Thirty-four years after her appalling treatment by An Garda Síochána, Ireland's police force, retired officer Majella Moynihan has revealed what she went through as a pregnant trainee garda.
“I felt was that I was the guinea pig, they put me up there and they said to me ‘we’ll show other women if you get pregnant this is what you’re going to be let into’. This is what’s going to be done to you’,” she said in a brave interview with RTE's Sean O'Rourke following the initial broadcast of her story on RTE Documentary on One.
Moynihan, who was 22 at the time, shared that she engaged in a relationship with another trainee garda - there were no rules prohibiting this at the time and she says they were not the only ones. When she discovered that she was pregnant, she kept the information to herself for 17 weeks before eventually confiding in a female inspector.
Her superiors then became involved in her pregnancy at a wholly inappropriate level, shaming her for having pre-marital sex and pressuring her to give her baby, David, up for adoption. Moynihan was also interrogated and threatened with dismissal.
Her account of giving birth is traumatic :
"They wouldn’t give me the epidural and I was in absolute horrific pain and I wept myself and I just felt in there that I was nothing to them. And when David was born, they just took him. They just took him.
“From the first time I told the authorities it was ‘adoption, adoption, adoption’. And I often wonder if I had been supported by them [the guards] would I have kept him, because this is a decision I regret to this day.”
The child's father was fined £90 and Moynihan was required to testify at his hearing, an experience she recalls as very disturbing, the only other woman in the room being the court stenographer.
Our story in this morning's @irishexaminer that Garda Commissioner is to provide a personal apology to Majella Moynihan @cathshan @Ocionnaith #IEstaffhttps://t.co/hCU2yz8qBy via @CormacJOKeeffe pic.twitter.com/QBO06N6Ckg— Irish Examiner (@irishexaminer) June 17, 2019
She eventually received the news that she would not be fired - not out of sympathy, but because her superiors feared that her story would inspire other female guards to travel to England for abortions.

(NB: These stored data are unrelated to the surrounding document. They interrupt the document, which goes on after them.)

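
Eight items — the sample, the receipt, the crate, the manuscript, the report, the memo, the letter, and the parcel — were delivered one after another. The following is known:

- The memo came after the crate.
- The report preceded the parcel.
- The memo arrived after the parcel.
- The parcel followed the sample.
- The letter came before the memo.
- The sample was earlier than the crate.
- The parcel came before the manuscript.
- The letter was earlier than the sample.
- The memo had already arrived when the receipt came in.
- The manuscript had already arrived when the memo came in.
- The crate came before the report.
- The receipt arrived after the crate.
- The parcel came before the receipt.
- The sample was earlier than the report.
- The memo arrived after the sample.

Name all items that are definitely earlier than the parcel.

the crate, the letter, the report, the sample

Directly stated before the parcel: the report and the sample.
The crate reaches the parcel via the crate → the report → the parcel.
The letter reaches the parcel via the letter → the sample → the parcel.
No chain forces the receipt (or any of the others) ahead of the parcel.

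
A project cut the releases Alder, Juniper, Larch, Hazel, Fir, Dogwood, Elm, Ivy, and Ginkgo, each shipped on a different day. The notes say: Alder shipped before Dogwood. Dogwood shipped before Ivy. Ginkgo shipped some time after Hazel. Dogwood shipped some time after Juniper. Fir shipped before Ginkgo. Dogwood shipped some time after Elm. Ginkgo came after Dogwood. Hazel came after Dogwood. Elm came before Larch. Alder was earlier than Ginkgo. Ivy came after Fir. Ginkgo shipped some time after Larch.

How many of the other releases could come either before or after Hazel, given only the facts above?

3

Forced before Hazel: Alder, Dogwood, Elm, and Juniper; forced after Hazel: Ginkgo.
That leaves Fir, Ivy, and Larch with no forced order relative to Hazel — 3.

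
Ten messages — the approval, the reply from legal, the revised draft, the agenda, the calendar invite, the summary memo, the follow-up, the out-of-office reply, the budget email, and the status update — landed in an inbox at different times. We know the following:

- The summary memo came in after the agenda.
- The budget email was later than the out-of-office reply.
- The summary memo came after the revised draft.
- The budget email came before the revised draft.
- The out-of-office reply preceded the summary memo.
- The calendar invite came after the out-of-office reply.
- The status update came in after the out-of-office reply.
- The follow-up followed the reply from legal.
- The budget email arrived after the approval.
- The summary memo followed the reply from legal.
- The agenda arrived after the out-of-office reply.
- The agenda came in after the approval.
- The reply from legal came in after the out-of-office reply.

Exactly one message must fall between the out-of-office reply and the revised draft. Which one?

the budget email

Tracing the constraints gives the out-of-office reply → the budget email → the revised draft, so the budget email sits after the out-of-office reply and before the revised draft.
No other message is forced both after the out-of-office reply and before the revised draft.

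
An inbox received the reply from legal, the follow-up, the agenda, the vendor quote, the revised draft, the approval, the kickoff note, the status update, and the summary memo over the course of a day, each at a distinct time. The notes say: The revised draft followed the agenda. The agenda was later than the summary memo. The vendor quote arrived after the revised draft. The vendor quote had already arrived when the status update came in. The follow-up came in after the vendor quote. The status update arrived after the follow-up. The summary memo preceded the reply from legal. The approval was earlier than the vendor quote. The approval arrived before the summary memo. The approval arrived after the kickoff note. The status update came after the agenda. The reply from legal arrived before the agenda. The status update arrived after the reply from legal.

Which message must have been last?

Every other message has a chain of constraints placing it before the status update, so the status update is last.

the status update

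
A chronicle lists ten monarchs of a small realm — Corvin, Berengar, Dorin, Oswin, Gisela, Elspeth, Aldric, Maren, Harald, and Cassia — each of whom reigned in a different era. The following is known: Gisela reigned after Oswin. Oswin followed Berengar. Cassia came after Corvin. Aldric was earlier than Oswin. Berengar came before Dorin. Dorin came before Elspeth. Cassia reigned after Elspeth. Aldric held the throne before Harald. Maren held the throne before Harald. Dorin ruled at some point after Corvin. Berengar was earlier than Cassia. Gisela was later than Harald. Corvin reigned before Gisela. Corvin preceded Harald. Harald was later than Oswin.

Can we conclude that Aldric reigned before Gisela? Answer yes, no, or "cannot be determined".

yes

Chain the constraints: Aldric → Oswin → Gisela. Each link is directly stated, so Aldric comes before Gisela.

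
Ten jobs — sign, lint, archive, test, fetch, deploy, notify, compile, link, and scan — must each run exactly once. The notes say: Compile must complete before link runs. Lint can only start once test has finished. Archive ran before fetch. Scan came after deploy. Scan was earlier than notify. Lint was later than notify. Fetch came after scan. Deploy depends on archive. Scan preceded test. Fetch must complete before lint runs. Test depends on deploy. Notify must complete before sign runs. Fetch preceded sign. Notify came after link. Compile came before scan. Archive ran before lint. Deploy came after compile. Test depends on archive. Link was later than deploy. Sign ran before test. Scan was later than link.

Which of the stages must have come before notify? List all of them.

archive, compile, deploy, link, scan

Directly stated before notify: link and scan.
Archive reaches notify via archive → deploy → scan → notify.
Compile reaches notify via compile → scan → notify.
Deploy reaches notify via deploy → scan → notify.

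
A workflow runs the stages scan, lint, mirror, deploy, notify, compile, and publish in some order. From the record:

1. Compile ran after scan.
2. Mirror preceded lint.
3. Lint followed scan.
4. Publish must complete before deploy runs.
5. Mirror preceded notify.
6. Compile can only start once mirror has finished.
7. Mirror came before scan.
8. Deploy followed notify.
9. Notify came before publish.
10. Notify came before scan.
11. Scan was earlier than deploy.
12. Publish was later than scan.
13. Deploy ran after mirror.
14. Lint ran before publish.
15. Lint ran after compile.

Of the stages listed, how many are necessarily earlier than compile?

3

Directly stated before compile: mirror and scan.
Notify reaches compile via notify → scan → compile.
That's mirror, notify, and scan — 3 in all.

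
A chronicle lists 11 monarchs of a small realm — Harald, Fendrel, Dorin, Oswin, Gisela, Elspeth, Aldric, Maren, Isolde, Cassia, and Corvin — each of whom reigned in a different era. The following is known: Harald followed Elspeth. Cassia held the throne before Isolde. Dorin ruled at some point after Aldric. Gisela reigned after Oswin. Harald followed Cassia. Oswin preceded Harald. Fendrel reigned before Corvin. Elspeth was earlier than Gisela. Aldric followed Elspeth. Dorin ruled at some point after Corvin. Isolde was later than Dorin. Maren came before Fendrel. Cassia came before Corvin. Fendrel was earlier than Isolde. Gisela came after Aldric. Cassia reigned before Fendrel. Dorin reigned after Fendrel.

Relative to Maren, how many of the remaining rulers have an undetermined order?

6

Forced after Maren: Corvin, Dorin, Fendrel, and Isolde.
That leaves Aldric, Cassia, Elspeth, Gisela, Harald, and Oswin with no forced order relative to Maren — 6.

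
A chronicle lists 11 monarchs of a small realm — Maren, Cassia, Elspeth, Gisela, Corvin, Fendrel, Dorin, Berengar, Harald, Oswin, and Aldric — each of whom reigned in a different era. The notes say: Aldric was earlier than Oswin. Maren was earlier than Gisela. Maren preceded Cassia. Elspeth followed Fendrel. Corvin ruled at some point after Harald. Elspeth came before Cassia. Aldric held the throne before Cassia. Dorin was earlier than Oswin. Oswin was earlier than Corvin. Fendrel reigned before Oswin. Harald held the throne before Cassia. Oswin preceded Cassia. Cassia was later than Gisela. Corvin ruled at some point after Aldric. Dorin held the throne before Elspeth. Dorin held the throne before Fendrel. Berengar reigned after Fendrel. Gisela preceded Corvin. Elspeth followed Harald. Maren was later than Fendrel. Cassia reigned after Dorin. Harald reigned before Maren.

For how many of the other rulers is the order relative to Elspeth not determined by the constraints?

Forced before Elspeth: Dorin, Fendrel, and Harald; forced after Elspeth: Cassia.
That leaves Aldric, Berengar, Corvin, Gisela, Maren, and Oswin with no forced order relative to Elspeth — 6.

6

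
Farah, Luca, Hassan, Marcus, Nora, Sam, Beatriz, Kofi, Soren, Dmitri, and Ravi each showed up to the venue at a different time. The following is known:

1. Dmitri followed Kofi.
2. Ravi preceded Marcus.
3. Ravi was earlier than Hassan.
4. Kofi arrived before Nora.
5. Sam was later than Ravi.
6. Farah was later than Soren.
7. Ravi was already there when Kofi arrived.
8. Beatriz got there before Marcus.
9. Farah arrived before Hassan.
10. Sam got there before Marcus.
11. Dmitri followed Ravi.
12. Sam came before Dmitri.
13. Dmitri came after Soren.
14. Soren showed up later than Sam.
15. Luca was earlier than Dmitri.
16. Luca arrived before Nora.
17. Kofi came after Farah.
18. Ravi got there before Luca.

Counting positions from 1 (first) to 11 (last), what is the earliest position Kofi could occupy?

5

Farah, Ravi, Sam, and Soren must all come before Kofi — 4 forced predecessors.
Nothing else is forced ahead of Kofi, so their earliest slot is position 4 + 1 = 5.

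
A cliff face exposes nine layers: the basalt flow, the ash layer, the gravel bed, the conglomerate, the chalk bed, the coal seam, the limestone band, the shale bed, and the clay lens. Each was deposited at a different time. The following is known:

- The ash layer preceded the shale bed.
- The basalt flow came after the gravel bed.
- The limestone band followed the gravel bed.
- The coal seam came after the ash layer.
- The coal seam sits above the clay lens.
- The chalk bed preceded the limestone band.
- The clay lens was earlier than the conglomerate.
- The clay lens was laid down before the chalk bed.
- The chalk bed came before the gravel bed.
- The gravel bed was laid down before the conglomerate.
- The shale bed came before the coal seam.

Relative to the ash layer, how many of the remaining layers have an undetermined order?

6

Forced after the ash layer: the coal seam and the shale bed.
That leaves the basalt flow, the chalk bed, the clay lens, the conglomerate, the gravel bed, and the limestone band with no forced order relative to the ash layer — 6.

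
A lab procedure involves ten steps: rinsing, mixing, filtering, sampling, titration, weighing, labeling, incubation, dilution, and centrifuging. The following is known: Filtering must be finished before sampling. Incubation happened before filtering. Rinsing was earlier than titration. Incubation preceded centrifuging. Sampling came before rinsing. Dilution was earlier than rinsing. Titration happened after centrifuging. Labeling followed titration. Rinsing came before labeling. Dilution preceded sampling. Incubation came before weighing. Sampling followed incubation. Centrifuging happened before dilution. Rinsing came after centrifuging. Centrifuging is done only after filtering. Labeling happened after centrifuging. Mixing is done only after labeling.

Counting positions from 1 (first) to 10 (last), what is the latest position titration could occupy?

8

Titration must come before labeling and mixing — 2 steps forced after it.
Everything else can be placed before titration in some valid order, so titration can sit as late as position 10 − 2 = 8.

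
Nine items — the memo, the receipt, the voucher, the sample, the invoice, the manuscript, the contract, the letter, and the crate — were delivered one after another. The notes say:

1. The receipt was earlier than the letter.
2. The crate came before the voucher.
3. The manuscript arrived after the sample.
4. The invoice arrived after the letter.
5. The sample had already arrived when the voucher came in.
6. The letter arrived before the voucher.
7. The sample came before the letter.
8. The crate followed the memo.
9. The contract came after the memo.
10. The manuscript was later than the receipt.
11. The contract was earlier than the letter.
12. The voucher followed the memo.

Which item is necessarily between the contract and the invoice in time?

the letter

Tracing the constraints gives the contract → the letter → the invoice, so the letter sits after the contract and before the invoice.
No other item is forced both after the contract and before the invoice.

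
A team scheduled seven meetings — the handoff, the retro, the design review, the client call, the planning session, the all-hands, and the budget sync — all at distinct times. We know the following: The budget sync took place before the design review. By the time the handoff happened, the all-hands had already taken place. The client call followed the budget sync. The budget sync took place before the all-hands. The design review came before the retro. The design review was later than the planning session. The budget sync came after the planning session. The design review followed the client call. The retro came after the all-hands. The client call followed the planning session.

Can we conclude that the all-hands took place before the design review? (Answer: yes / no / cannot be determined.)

cannot be determined

No chain of stated constraints runs from the all-hands to the design review, and none runs from the design review to the all-hands either.
So the relative order of the all-hands and the design review is not fixed by the given facts.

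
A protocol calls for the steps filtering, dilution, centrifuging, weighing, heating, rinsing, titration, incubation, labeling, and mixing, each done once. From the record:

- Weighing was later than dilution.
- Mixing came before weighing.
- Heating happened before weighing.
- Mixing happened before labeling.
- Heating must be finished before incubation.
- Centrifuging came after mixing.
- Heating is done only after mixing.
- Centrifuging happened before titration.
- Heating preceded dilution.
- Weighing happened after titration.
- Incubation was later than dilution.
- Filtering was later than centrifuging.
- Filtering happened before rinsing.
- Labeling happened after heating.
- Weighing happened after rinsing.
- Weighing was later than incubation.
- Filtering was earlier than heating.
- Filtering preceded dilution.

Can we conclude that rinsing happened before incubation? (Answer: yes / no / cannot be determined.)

cannot be determined

No chain of stated constraints runs from rinsing to incubation, and none runs from incubation to rinsing either.
So the relative order of rinsing and incubation is not fixed by the given facts.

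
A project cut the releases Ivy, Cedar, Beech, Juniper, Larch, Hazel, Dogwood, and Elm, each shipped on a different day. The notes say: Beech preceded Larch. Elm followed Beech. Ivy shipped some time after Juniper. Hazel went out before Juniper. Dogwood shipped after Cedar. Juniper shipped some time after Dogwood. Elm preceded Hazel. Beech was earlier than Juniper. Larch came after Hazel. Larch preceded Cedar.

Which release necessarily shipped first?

Beech has a chain of constraints placing it before every other release, so Beech must be first.

Beech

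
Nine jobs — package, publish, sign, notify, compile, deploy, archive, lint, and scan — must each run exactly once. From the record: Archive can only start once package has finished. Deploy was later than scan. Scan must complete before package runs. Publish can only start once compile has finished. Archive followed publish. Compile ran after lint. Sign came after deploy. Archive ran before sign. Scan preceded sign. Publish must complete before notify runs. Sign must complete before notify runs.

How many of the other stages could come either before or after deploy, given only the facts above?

5

Forced before deploy: scan; forced after deploy: notify and sign.
That leaves archive, compile, lint, package, and publish with no forced order relative to deploy — 5.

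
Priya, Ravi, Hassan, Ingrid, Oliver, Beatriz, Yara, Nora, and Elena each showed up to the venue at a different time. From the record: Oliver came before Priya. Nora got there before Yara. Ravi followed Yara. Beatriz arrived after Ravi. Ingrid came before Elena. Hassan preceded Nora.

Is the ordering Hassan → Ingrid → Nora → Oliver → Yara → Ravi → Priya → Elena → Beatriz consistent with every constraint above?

Check each stated constraint against the proposed order — e.g. Ravi is ahead of Beatriz; Ingrid is ahead of Elena. Every pair is in the required order; nothing is violated.

yes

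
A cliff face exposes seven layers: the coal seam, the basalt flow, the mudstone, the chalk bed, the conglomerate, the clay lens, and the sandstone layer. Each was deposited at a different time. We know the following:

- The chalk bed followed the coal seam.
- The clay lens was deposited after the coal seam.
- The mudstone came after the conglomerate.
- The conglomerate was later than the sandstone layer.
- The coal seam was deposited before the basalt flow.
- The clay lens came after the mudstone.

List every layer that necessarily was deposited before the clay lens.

the coal seam, the conglomerate, the mudstone, the sandstone layer

Directly stated before the clay lens: the coal seam and the mudstone.
The conglomerate reaches the clay lens via the conglomerate → the mudstone → the clay lens.
The sandstone layer reaches the clay lens via the sandstone layer → the conglomerate → the mudstone → the clay lens.
No chain forces the chalk bed (or any of the others) ahead of the clay lens.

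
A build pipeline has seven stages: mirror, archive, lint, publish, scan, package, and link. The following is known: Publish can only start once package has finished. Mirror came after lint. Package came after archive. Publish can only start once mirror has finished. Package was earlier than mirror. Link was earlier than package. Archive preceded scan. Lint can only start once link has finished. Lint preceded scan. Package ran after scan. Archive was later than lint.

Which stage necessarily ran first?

link

Link has a chain of constraints placing it before every other stage, so link must be first.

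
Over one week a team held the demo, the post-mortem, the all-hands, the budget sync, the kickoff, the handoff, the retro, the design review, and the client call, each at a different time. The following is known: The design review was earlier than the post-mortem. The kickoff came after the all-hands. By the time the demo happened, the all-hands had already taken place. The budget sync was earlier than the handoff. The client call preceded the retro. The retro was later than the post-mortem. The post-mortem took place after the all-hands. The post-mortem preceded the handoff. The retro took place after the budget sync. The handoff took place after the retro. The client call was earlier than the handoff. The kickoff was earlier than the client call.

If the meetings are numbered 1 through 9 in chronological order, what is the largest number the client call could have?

7

The client call must come before the handoff and the retro — 2 meetings forced after it.
Everything else can be placed before the client call in some valid order, so the client call can sit as late as position 9 − 2 = 7.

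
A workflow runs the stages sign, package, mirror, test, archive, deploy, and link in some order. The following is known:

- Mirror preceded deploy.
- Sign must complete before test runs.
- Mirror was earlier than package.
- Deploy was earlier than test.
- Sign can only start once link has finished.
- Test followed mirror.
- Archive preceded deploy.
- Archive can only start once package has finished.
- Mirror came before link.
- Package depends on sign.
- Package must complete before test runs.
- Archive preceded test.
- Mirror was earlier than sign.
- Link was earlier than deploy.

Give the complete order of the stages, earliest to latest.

The constraints fix every adjacent pair, so only one ordering works:
mirror → link → sign → package → archive → deploy → test.

mirror, link, sign, package, archive, deploy, test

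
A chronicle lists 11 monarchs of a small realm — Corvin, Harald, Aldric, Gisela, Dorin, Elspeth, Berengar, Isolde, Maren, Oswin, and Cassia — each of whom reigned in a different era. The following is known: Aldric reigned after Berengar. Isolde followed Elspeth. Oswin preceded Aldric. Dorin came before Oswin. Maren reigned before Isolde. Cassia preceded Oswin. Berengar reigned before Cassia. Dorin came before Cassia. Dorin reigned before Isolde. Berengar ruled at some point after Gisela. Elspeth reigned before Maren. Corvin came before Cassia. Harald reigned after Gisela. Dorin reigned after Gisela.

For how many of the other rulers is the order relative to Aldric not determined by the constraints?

Forced before Aldric: Berengar, Cassia, Corvin, Dorin, Gisela, and Oswin.
That leaves Elspeth, Harald, Isolde, and Maren with no forced order relative to Aldric — 4.

4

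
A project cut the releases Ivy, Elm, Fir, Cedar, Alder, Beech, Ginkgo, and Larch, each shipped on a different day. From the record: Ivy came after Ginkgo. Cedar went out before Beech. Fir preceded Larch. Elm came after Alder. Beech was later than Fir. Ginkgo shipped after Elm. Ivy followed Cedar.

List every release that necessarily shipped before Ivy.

Alder, Cedar, Elm, Ginkgo

Directly stated before Ivy: Cedar and Ginkgo.
Alder reaches Ivy via Alder → Elm → Ginkgo → Ivy.
Elm reaches Ivy via Elm → Ginkgo → Ivy.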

“The meeting was arranged and what came back to me from the meeting was ‘you’re not being sacked Majella’. And the reason being that Archbishop McNamara said is that if you’re to be sacked you’re opening the gates for other beangardaí [female guards] to go to England.”
In the years following, Moynihan shared that she attempted suicide five times and was told my multiple colleagues that she was "done" as a garda.
Moynihan has since received apologies from Ireland's Minister for Justice Charlie Flanagan and Garda Commissioner Drew Harris. Minister Flanagan acknowledged that Moynihan “faced an appalling ordeal at a time in Ireland that was sadly too often characterized by stigma and intolerance.”
Both have scheduled meetings with Moynihan this week.
Drew Harris will give ‘personal apology’ to ex-garda Majella Moynihan https://t.co/Q1KlXyvxYu— The Irish Times (@IrishTimes) June 17, 2019
Moynihan expressed relief over finally being able to share her story and the powerful reaction to it.
“The response has just been phenomenal for me, I knew it was a big story, but I didn’t think it would get the coverage that it has got. I’m just overjoyed," she said.
“I kept it secret for so many years because I had so much shame and now it is no longer my story of shame, it is their shame and I feel so vindicated.
“I’m so grateful to the people that heard me and believed my story."